Humbert-Droz Marie, Mukherjee Pritam, Gevaert Olivier
Stanford Center for Biomedical Informatics Research, Department of Medicine, Stanford University, Stanford, CA, United States.
Department of Biomedical Data Science, Stanford University, Stanford, CA, United States.
JMIR Med Inform. 2022 Mar 14;10(3):e32903. doi: 10.2196/32903.
Automated extraction of symptoms from clinical notes is a challenging task owing to the multidimensional nature of symptom description. The availability of labeled training data is extremely limited owing to the nature of the data containing protected health information. Natural language processing and machine learning to process clinical text for such a task have great potential. However, supervised machine learning requires a great amount of labeled data to train a model, which is at the origin of the main bottleneck in model development.
The aim of this study is to address the lack of labeled data by proposing 2 alternatives to manual labeling for the generation of training labels for supervised machine learning with English clinical text. We aim to demonstrate that using lower-quality labels for training leads to good classification results.

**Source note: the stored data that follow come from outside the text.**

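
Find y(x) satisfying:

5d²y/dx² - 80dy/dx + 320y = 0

Characteristic equation: 5r² - 80r + 320 = 0
Divide by 5: r² - 16r + 64 = 0
Factored: (r - 8)² = 0
Repeated root: r = 8
General solution: y = (C₁ + C₂x)e^(8x)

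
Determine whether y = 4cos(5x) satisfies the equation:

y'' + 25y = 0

Verification:
y'' = -100cos(5x)
y'' + 25y = 0 ✓

Yes, it is a solution.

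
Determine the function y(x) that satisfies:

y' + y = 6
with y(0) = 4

General solution: y = 6 + Ce^(-x)
Applying y(0) = 4: C = 4 - 6 = -2
Particular solution: y = 6 - 2e^(-x)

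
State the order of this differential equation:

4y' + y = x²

The order is 1 (highest derivative is of order 1).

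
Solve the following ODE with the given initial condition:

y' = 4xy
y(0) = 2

General solution: y = Ce^(2x²)
Applying IC y(0) = 2:
Particular solution: y = 2e^(2x²)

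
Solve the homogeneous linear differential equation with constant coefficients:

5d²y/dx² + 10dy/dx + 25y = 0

Characteristic equation: 5r² + 10r + 25 = 0
Divide by 5: r² + 2r + 5 = 0
Roots: r = -1 ± 2i (complex conjugates)
General solution: y = e^(-x)(C₁cos(2x) + C₂sin(2x))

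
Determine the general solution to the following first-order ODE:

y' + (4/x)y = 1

Using integrating factor method:

General solution: y = (1/5)x + Cx^(-4)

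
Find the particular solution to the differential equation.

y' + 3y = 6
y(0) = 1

General solution: y = 2 + Ce^(-3x)
Applying y(0) = 1: C = 1 - 2 = -1
Particular solution: y = 2 - e^(-3x)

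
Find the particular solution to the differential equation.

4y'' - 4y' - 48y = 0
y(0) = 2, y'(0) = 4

General solution: y = C₁e^(4x) + C₂e^(-3x)
Applying ICs: C₁ = 10/7, C₂ = 4/7
Particular solution: y = (10/7)e^(4x) + (4/7)e^(-3x)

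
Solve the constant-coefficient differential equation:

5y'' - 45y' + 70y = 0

Characteristic equation: 5r² - 45r + 70 = 0
Divide by 5: r² - 9r + 14 = 0
Roots: r = 7, 2 (distinct real)
General solution: y = C₁e^(7x) + C₂e^(2x)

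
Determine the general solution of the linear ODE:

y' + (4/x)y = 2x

Using integrating factor method:

General solution: y = (1/3)x^2 + Cx^(-4)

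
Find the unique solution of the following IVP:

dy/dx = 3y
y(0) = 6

General solution: y = Ce^(3x)
Applying IC y(0) = 6:
Particular solution: y = 6e^(3x)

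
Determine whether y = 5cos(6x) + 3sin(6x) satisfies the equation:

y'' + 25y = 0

Verification:
y'' = -180cos(6x) - 108sin(6x)
y'' + 25y ≠ 0 (frequency mismatch: got 36 instead of 25)

No, it is not a solution.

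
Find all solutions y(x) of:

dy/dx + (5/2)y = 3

Using integrating factor method:

General solution: y = 6/5 + Ce^(-5x/2)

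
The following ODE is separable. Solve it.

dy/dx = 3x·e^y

Separating variables and integrating:
-e^(-y) = 3x²/2 + C

General solution: y = -ln(C - 3x²/2)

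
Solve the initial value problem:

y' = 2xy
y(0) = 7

General solution: y = Ce^(x²)
Applying IC y(0) = 7:
Particular solution: y = 7e^(x²)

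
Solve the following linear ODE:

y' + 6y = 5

Using integrating factor method:

General solution: y = 5/6 + Ce^(-6x)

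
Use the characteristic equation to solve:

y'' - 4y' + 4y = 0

Characteristic equation: r² - 4r + 4 = 0
Factored: (r - 2)² = 0
Repeated root: r = 2
General solution: y = (C₁ + C₂x)e^(2x)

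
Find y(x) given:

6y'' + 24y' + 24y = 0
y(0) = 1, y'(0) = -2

General solution: y = (C₁ + C₂x)e^(-2x)
Repeated root r = -2
Applying ICs: C₁ = 1, C₂ = 0
Particular solution: y = e^(-2x)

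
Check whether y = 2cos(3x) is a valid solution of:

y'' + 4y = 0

Verification:
y'' = -18cos(3x)
y'' + 4y ≠ 0 (frequency mismatch: got 9 instead of 4)

No, it is not a solution.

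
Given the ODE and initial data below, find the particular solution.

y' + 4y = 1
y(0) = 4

General solution: y = 1/4 + Ce^(-4x)
Applying y(0) = 4: C = 4 - 1/4 = 15/4
Particular solution: y = 1/4 + (15/4)e^(-4x)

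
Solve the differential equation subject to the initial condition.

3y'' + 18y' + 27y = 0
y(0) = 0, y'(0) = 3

General solution: y = (C₁ + C₂x)e^(-3x)
Repeated root r = -3
Applying ICs: C₁ = 0, C₂ = 3
Particular solution: y = 3xe^(-3x)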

We addressed the lack of labels with 2 strategies. The first approach took advantage of the structured part of electronic health records and used diagnosis codes (International Classification of Disease-10th revision) to derive training labels. The second approach used weak supervision and data programming principles to derive training labels. We propose to apply the developed framework to the extraction of symptom information from outpatient visit progress notes of patients with cardiovascular diseases.
We used >500,000 notes for training our classification model with International Classification of Disease-10th revision codes as labels and >800,000 notes for training using labels derived from weak supervision. We show that the dependence between prevalence and recall becomes flat provided a sufficiently large training set is used (>500,000 documents). We further demonstrate that using weak labels for training rather than the electronic health record codes derived from the patient encounter leads to an overall improved recall score (10% improvement, on average). Finally, the external validation of our models shows excellent predictive performance and transferability, with an overall increase of 20% in the recall score.
This work demonstrates the power of using a weak labeling pipeline to annotate and extract symptom mentions in clinical text, with the prospects to facilitate symptom information integration for a downstream clinical task such as clinical decision support.
由于症状描述具有多维度性质,从临床记录中自动提取症状是一项具有挑战性的任务。由于数据包含受保护的健康信息,带标签的训练数据极其有限。利用自然语言处理和机器学习来处理此类任务的临床文本具有巨大潜力。然而,监督式机器学习需要大量带标签的数据来训练模型,这是模型开发主要瓶颈的根源。
本研究旨在通过为使用英文临床文本进行监督式机器学习生成训练标签,提出两种替代人工标注的方法,以解决带标签数据的不足问题。我们旨在证明使用质量较低的标签进行训练能产生良好的分类结果。
我们用两种策略解决标签不足的问题。第一种方法利用电子健康记录的结构化部分,使用诊断代码(国际疾病分类第十版)来推导训练标签。第二种方法使用弱监督和数据编程原则来推导训练标签。我们建议将所开发的框架应用于从心血管疾病患者的门诊就诊病程记录中提取症状信息。
我们使用超过500,000份记录,以国际疾病分类第十版代码作为标签来训练我们的分类模型,并使用超过800,000份记录来训练基于弱监督推导的标签。我们表明,只要使用足够大的训练集(>500,000份文档),患病率与召回率之间的相关性就会趋于平稳。我们进一步证明,使用弱标签进行训练而非从患者就诊中得出的电子健康记录代码,能使召回分数总体提高(平均提高10%)。最后,我们模型的外部验证显示出优异的预测性能和可转移性,召回分数总体提高了20%。
这项工作展示了使用弱标注流程来注释和提取临床文本中症状提及的作用,有望促进症状信息整合,用于诸如临床决策支持等下游临床任务。